If what you wish to accomplish in your life is securing a future for your loved ones, then good for you. You are way ahead of people who don't know what they want out of life. I also commend you for having the desire to sacrifice your own needs so that other people are better off. Just remember that whatever path you take in accomplishing your goals, you can maintain a positive attitude and find satisfaction from within.


----------



## Gossip Goat (Nov 19, 2013)

Gentleman said:


> Which is superior, computer science or mechanical engineering? Which has stricter academic prerequisites? Which will be more stable for the next fifty years? Which pays more on average?


Those are math based. Are you good in math? Engineers in general get payed best and supposedly they are untouchable to recession and the likes. But I think both fields are similar in salary and stability.

Forgot to add, maybe look into stocks and being a broker. I believe with stocks you don't even need a degree and you can work for yourself. I may be wrong though.
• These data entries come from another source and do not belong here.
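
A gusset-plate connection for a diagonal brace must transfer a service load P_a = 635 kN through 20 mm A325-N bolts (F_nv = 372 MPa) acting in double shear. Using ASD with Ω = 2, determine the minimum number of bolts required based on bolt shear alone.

A_b = π·20²/4 = 314.2 mm².
Per-bolt allowable strength R_n/Ω = 372 × 314.2 × 2 / 1000 / 2 = 116.9 kN.
n ≥ 635 / 116.9 = 5.434 → use 6 bolts.

6 bolts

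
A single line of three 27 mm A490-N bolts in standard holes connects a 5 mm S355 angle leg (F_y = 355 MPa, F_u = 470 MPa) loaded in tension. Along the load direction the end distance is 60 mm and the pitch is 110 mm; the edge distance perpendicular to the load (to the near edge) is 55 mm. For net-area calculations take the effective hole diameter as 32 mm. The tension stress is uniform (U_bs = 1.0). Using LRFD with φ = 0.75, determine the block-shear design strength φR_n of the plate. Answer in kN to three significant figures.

Shear plane L_v = 60 + 2·110 = 280 mm; A_gv = 280 × 5 = 1400 mm².
A_nv = (280 − 2.5·32) × 5 = 1000 mm².
A_nt = (55 − 0.5·32) × 5 = 195 mm².
0.6 F_u A_nv = 282 kN; 0.6 F_y A_gv = 298.2 kN → shear rupture governs the shear term.
R_n = 282 + 1.0 × 470 × 195 / 1000 = 373.6 kN.
Design strength φR_n = 0.75 × 373.6 = 280 kN.

280 kN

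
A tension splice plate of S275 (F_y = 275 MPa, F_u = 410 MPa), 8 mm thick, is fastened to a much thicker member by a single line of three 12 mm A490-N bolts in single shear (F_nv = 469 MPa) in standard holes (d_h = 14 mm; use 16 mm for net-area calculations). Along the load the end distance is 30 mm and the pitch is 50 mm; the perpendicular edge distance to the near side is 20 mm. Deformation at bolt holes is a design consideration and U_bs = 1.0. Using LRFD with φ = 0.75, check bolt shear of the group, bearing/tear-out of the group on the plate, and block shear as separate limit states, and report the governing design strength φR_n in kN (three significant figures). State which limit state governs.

Bolt shear: A_b = π·12²/4 = 113.1 mm²; R_n = 469 × 113.1 × 3 × 1 / 1000 = 159.1 kN → 0.75 × 159.1 = 119 kN.
Bearing: edge l_c = 23, r_n = 90.53 kN; interior l_c = 36, r_n = 94.46 kN; R_n = 90.53 + 2·94.46 = 279.5 kN → 210 kN.
Block shear: A_gv = 1040, A_nv = 720, A_nt = 96 mm²; R_n = min(0.6F_uA_nv, 0.6F_yA_gv) + U_bs·F_u·A_nt = 211 kN → 158 kN.
Bolt shear governs: 119 kN.

119 kN (bolt shear governs)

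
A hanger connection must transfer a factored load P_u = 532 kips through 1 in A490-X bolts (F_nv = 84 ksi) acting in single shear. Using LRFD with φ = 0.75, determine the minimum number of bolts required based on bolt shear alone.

11 bolts

A_b = π·1²/4 = 0.7854 in².
Per-bolt design strength φR_n = 0.75 × 84 × 0.7854 × 1 = 49.48 kips.
n ≥ 532 / 49.48 = 10.75 → use 11 bolts.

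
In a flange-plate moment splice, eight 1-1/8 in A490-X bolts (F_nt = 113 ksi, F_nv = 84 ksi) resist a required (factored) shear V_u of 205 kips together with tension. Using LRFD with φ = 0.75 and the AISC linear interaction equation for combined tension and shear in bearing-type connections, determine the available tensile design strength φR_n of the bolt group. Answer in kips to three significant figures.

600 kips

A_b = π·1.125²/4 = 0.994 in²; f_rv = 205 / (8 × 0.994) = 25.78 ksi.
F'_nt = 1.3 F_nt − (F_nt / φF_nv) f_rv = 1.3·113 − (113/(0.75·84))·25.78 = 100.7 ksi, capped at F_nt → F'_nt = 100.7 ksi.
R_n = F'_nt · A_b · n = 100.7 × 0.994 × 8 = 800.5 kips.
Design strength φR_n = 0.75 × 800.5 = 600 kips.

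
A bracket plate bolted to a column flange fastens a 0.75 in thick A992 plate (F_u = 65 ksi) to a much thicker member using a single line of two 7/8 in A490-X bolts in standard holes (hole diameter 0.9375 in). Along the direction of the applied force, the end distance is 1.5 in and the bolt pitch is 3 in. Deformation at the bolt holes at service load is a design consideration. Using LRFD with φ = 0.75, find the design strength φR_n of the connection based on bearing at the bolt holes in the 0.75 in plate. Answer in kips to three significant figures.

Per bolt r_n = 1.2 l_c t F_u ≤ 2.4 d t F_u; upper limit = 2.4 × 0.875 × 0.75 × 65 = 102.4 kips.
Edge bolt: l_c = 1.5 − 0.9375/2 = 1.031 in → 1.2 × 1.031 × 0.75 × 65 = 60.33 → r_n = 60.33 kips.
Interior bolts: l_c = 3 − 0.9375 = 2.062 in → 1.2 × 2.062 × 0.75 × 65 = 120.7 → r_n = 102.4 kips.
R_n = 1 × 60.33 + 1 × 102.4 = 162.7 kips.
Design strength φR_n = 0.75 × 162.7 = 122 kips.

122 kips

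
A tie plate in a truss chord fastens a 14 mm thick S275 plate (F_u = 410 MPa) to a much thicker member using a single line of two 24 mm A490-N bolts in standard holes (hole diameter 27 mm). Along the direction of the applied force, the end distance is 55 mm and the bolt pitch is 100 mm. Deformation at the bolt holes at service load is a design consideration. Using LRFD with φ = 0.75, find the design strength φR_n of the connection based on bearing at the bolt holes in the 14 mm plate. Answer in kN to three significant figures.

Per bolt r_n = 1.2 l_c t F_u ≤ 2.4 d t F_u; upper limit = 2.4 × 24 × 14 × 410 / 1000 = 330.6 kN.
Edge bolt: l_c = 55 − 27/2 = 41.5 mm → 1.2 × 41.5 × 14 × 410 / 1000 = 285.9 → r_n = 285.9 kN.
Interior bolts: l_c = 100 − 27 = 73 mm → 1.2 × 73 × 14 × 410 / 1000 = 502.8 → r_n = 330.6 kN.
R_n = 1 × 285.9 + 1 × 330.6 = 616.5 kN.
Design strength φR_n = 0.75 × 616.5 = 462 kN.

462 kN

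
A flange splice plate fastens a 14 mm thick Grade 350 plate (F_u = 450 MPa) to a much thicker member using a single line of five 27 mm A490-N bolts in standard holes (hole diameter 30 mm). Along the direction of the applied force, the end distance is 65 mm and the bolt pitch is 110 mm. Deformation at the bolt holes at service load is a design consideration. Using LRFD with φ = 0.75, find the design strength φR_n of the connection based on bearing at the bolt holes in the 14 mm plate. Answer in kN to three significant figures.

1510 kN

Per bolt r_n = 1.2 l_c t F_u ≤ 2.4 d t F_u; upper limit = 2.4 × 27 × 14 × 450 / 1000 = 408.2 kN.
Edge bolt: l_c = 65 − 30/2 = 50 mm → 1.2 × 50 × 14 × 450 / 1000 = 378 → r_n = 378 kN.
Interior bolts: l_c = 110 − 30 = 80 mm → 1.2 × 80 × 14 × 450 / 1000 = 604.8 → r_n = 408.2 kN.
R_n = 1 × 378 + 4 × 408.2 = 2011 kN.
Design strength φR_n = 0.75 × 2011 = 1510 kN.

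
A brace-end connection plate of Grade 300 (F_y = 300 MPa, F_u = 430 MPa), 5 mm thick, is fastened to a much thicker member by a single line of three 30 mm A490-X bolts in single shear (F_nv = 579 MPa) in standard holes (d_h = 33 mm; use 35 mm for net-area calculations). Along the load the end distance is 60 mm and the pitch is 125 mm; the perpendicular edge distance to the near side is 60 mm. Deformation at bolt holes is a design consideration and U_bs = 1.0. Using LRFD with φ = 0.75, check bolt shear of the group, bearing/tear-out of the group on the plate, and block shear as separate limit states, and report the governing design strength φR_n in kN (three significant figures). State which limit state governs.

Bolt shear: A_b = π·30²/4 = 706.9 mm²; R_n = 579 × 706.9 × 3 × 1 / 1000 = 1228 kN → 0.75 × 1228 = 921 kN.
Bearing: edge l_c = 43.5, r_n = 112.2 kN; interior l_c = 92, r_n = 154.8 kN; R_n = 112.2 + 2·154.8 = 421.8 kN → 316 kN.
Block shear: A_gv = 1550, A_nv = 1112, A_nt = 212.5 mm²; R_n = min(0.6F_uA_nv, 0.6F_yA_gv) + U_bs·F_u·A_nt = 370.4 kN → 278 kN.
Block shear governs: 278 kN.

278 kN (block shear governs)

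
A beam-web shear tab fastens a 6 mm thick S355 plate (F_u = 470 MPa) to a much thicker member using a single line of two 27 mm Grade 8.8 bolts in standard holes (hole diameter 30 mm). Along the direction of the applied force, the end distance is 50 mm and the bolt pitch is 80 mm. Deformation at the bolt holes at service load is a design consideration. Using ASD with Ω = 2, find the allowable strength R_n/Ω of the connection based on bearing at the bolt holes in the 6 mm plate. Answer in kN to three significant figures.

144 kN

Per bolt r_n = 1.2 l_c t F_u ≤ 2.4 d t F_u; upper limit = 2.4 × 27 × 6 × 470 / 1000 = 182.7 kN.
Edge bolt: l_c = 50 − 30/2 = 35 mm → 1.2 × 35 × 6 × 470 / 1000 = 118.4 → r_n = 118.4 kN.
Interior bolts: l_c = 80 − 30 = 50 mm → 1.2 × 50 × 6 × 470 / 1000 = 169.2 → r_n = 169.2 kN.
R_n = 1 × 118.4 + 1 × 169.2 = 287.6 kN.
Allowable strength R_n/Ω = 287.6 / 2 = 144 kN.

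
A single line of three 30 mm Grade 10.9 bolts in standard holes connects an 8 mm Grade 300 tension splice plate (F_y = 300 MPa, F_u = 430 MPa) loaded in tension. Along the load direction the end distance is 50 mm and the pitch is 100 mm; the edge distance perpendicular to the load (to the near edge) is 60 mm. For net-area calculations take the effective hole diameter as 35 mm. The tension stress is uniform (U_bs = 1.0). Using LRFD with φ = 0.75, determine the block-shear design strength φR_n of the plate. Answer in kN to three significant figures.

Shear plane L_v = 50 + 2·100 = 250 mm; A_gv = 250 × 8 = 2000 mm².
A_nv = (250 − 2.5·35) × 8 = 1300 mm².
A_nt = (60 − 0.5·35) × 8 = 340 mm².
0.6 F_u A_nv = 335.4 kN; 0.6 F_y A_gv = 360 kN → shear rupture governs the shear term.
R_n = 335.4 + 1.0 × 430 × 340 / 1000 = 481.6 kN.
Design strength φR_n = 0.75 × 481.6 = 361 kN.

361 kN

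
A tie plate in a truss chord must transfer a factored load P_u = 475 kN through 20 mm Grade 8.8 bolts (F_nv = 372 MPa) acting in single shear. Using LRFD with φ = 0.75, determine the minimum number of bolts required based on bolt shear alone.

6 bolts

A_b = π·20²/4 = 314.2 mm².
Per-bolt design strength φR_n = 0.75 × 372 × 314.2 × 1 / 1000 = 87.65 kN.
n ≥ 475 / 87.65 = 5.419 → use 6 bolts.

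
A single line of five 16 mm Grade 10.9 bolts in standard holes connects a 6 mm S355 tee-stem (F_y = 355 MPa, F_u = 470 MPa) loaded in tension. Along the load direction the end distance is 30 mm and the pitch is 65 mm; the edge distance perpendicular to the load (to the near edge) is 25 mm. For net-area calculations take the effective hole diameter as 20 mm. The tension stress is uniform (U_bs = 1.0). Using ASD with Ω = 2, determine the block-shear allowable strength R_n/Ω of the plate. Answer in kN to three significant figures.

Shear plane L_v = 30 + 4·65 = 290 mm; A_gv = 290 × 6 = 1740 mm².
A_nv = (290 − 4.5·20) × 6 = 1200 mm².
A_nt = (25 − 0.5·20) × 6 = 90 mm².
0.6 F_u A_nv = 338.4 kN; 0.6 F_y A_gv = 370.6 kN → shear rupture governs the shear term.
R_n = 338.4 + 1.0 × 470 × 90 / 1000 = 380.7 kN.
Allowable strength R_n/Ω = 380.7 / 2 = 190 kN.

190 kN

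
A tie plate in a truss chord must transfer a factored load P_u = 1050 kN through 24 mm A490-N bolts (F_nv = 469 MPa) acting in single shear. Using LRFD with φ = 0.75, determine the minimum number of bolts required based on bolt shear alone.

A_b = π·24²/4 = 452.4 mm².
Per-bolt design strength φR_n = 0.75 × 469 × 452.4 × 1 / 1000 = 159.1 kN.
n ≥ 1050 / 159.1 = 6.598 → use 7 bolts.

7 bolts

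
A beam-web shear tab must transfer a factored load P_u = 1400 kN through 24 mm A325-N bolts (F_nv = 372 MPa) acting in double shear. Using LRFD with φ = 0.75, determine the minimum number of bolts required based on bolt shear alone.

A_b = π·24²/4 = 452.4 mm².
Per-bolt design strength φR_n = 0.75 × 372 × 452.4 × 2 / 1000 = 252.4 kN.
n ≥ 1400 / 252.4 = 5.546 → use 6 bolts.

6 bolts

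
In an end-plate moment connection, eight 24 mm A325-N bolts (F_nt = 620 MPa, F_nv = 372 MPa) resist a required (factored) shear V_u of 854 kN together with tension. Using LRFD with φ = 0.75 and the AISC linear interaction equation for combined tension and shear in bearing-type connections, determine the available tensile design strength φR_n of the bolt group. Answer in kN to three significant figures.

A_b = π·24²/4 = 452.4 mm²; f_rv = 854 × 1000 / (8 × 452.4) = 236 MPa.
F'_nt = 1.3 F_nt − (F_nt / φF_nv) f_rv = 1.3·620 − (620/(0.75·372))·236 = 281.6 MPa, capped at F_nt → F'_nt = 281.6 MPa.
R_n = F'_nt · A_b · n = 281.6 × 452.4 × 8 / 1000 = 1019 kN.
Design strength φR_n = 0.75 × 1019 = 764 kN.

764 kN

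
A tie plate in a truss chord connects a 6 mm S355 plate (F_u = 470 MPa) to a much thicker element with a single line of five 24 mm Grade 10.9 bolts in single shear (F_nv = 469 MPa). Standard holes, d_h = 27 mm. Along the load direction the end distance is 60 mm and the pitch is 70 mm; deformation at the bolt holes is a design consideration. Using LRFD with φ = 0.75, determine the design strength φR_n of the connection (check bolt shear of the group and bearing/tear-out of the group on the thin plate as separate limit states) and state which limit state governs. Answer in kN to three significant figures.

555 kN (bearing governs)

Bolt shear: A_b = π·24²/4 = 452.4 mm²; R_n = 469 × 452.4 × 5 × 1 / 1000 = 1061 kN → 0.75 × 1061 = 796 kN.
Bearing (1.2 l_c t F_u ≤ 2.4 d t F_u): upper limit = 2.4·24·6·470 / 1000 = 162.4 kN.
  Edge l_c = 60 − 27/2 = 46.5 → r_n = 157.4 kN; interior l_c = 70 − 27 = 43 → r_n = 145.5 kN.
  R_n,bearing = 1·157.4 + 4·145.5 = 739.4 kN → 0.75 × 739.4 = 555 kN.
Bearing governs: 555 kN.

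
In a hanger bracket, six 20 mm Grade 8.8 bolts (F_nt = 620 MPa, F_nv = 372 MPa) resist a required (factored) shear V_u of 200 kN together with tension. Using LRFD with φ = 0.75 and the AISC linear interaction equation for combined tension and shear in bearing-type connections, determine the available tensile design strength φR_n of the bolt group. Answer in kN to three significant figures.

806 kN

A_b = π·20²/4 = 314.2 mm²; f_rv = 200 × 1000 / (6 × 314.2) = 106.1 MPa.
F'_nt = 1.3 F_nt − (F_nt / φF_nv) f_rv = 1.3·620 − (620/(0.75·372))·106.1 = 570.2 MPa, capped at F_nt → F'_nt = 570.2 MPa.
R_n = F'_nt · A_b · n = 570.2 × 314.2 × 6 / 1000 = 1075 kN.
Design strength φR_n = 0.75 × 1075 = 806 kN.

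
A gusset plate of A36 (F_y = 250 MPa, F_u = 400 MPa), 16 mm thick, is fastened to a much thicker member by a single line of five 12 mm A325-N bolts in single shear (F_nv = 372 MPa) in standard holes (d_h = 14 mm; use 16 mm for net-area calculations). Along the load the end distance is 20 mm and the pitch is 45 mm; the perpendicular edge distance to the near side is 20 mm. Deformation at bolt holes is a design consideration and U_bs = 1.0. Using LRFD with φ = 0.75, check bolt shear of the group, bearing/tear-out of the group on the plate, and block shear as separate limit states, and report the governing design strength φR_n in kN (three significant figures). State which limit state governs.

158 kN (bolt shear governs)

Bolt shear: A_b = π·12²/4 = 113.1 mm²; R_n = 372 × 113.1 × 5 × 1 / 1000 = 210.4 kN → 0.75 × 210.4 = 158 kN.
Bearing: edge l_c = 13, r_n = 99.84 kN; interior l_c = 31, r_n = 184.3 kN; R_n = 99.84 + 4·184.3 = 837.1 kN → 628 kN.
Block shear: A_gv = 3200, A_nv = 2048, A_nt = 192 mm²; R_n = min(0.6F_uA_nv, 0.6F_yA_gv) + U_bs·F_u·A_nt = 556.8 kN → 418 kN.
Bolt shear governs: 158 kN.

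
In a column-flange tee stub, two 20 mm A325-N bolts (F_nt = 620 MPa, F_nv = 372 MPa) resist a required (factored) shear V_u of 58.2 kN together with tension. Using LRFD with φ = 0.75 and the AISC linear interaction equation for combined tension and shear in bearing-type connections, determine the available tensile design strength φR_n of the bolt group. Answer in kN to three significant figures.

A_b = π·20²/4 = 314.2 mm²; f_rv = 58.2 × 1000 / (2 × 314.2) = 92.63 MPa.
F'_nt = 1.3 F_nt − (F_nt / φF_nv) f_rv = 1.3·620 − (620/(0.75·372))·92.63 = 600.2 MPa, capped at F_nt → F'_nt = 600.2 MPa.
R_n = F'_nt · A_b · n = 600.2 × 314.2 × 2 / 1000 = 377.1 kN.
Design strength φR_n = 0.75 × 377.1 = 283 kN.

283 kN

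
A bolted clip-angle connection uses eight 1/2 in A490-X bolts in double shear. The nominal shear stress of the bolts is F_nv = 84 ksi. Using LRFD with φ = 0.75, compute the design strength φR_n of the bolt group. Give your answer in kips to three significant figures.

A_b = π × 0.5² / 4 = 0.1963 in².
R_n = F_nv · A_b · n · n_s = 84 × 0.1963 × 8 × 2 = 263.9 kips.
Design strength φR_n = 0.75 × 263.9 = 198 kips.

198 kips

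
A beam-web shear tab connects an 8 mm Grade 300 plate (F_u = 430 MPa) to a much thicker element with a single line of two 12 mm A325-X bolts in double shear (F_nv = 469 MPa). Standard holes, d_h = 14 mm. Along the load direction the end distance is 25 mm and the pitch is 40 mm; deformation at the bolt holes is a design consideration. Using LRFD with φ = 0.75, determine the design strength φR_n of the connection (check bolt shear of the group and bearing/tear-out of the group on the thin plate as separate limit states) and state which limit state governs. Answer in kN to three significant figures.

Bolt shear: A_b = π·12²/4 = 113.1 mm²; R_n = 469 × 113.1 × 2 × 2 / 1000 = 212.2 kN → 0.75 × 212.2 = 159 kN.
Bearing (1.2 l_c t F_u ≤ 2.4 d t F_u): upper limit = 2.4·12·8·430 / 1000 = 99.07 kN.
  Edge l_c = 25 − 14/2 = 18 → r_n = 74.3 kN; interior l_c = 40 − 14 = 26 → r_n = 99.07 kN.
  R_n,bearing = 1·74.3 + 1·99.07 = 173.4 kN → 0.75 × 173.4 = 130 kN.
Bearing governs: 130 kN.

130 kN (bearing governs)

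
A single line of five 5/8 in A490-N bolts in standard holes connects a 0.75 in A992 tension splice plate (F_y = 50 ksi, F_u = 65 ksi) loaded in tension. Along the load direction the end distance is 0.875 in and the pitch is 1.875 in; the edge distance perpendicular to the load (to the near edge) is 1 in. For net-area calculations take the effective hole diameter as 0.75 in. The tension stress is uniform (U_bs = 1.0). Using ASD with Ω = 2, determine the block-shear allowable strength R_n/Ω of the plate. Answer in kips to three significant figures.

88.4 kips

Shear plane L_v = 0.875 + 4·1.875 = 8.375 in; A_gv = 8.375 × 0.75 = 6.281 in².
A_nv = (8.375 − 4.5·0.75) × 0.75 = 3.75 in².
A_nt = (1 − 0.5·0.75) × 0.75 = 0.4688 in².
0.6 F_u A_nv = 146.2 kips; 0.6 F_y A_gv = 188.4 kips → shear rupture governs the shear term.
R_n = 146.2 + 1.0 × 65 × 0.4688 = 176.7 kips.
Allowable strength R_n/Ω = 176.7 / 2 = 88.4 kips.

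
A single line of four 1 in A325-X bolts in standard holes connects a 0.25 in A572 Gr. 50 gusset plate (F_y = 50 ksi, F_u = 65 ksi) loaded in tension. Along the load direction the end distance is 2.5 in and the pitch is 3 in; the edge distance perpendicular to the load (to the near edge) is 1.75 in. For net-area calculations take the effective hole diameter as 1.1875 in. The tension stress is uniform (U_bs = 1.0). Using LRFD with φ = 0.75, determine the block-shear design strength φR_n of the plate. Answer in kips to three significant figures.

Shear plane L_v = 2.5 + 3·3 = 11.5 in; A_gv = 11.5 × 0.25 = 2.875 in².
A_nv = (11.5 − 3.5·1.1875) × 0.25 = 1.836 in².
A_nt = (1.75 − 0.5·1.1875) × 0.25 = 0.2891 in².
0.6 F_u A_nv = 71.6 kips; 0.6 F_y A_gv = 86.25 kips → shear rupture governs the shear term.
R_n = 71.6 + 1.0 × 65 × 0.2891 = 90.39 kips.
Design strength φR_n = 0.75 × 90.39 = 67.8 kips.

67.8 kips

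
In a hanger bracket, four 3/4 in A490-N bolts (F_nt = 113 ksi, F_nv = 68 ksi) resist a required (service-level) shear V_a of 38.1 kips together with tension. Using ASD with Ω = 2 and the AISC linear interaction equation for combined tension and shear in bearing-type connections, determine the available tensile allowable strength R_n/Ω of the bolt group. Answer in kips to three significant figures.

A_b = π·0.75²/4 = 0.4418 in²; f_rv = 38.1 / (4 × 0.4418) = 21.56 ksi.
F'_nt = 1.3 F_nt − (Ω F_nt / F_nv) f_rv = 1.3·113 − (2·113/68)·21.56 = 75.24 ksi, capped at F_nt → F'_nt = 75.24 ksi.
R_n = F'_nt · A_b · n = 75.24 × 0.4418 × 4 = 133 kips.
Allowable strength R_n/Ω = 133 / 2 = 66.5 kips.

66.5 kips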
Since I've gathered you're tight on money, may I ask if its possible for you to move somewhere where tuition and that stuff is lower? For example, where I live some people (based on the FAFSA) get their tuition fully covered by the financial aid. Though, it just about covers only that.


----------



## Gentleman (Jun 14, 2014)

@Gossip Goat This topic was created months ago. My circumstances have since changed. Obtaining value is no longer feasible.


----------



## Daniellekk (Dec 15, 2014)

Prostitution


----------



## Gossip Goat (Nov 19, 2013)

Gentleman said:


> @Gossip Goat This topic was created months ago. My circumstances have since changed. Obtaining value is no longer feasible.


Whoops, my bad I guess...


----------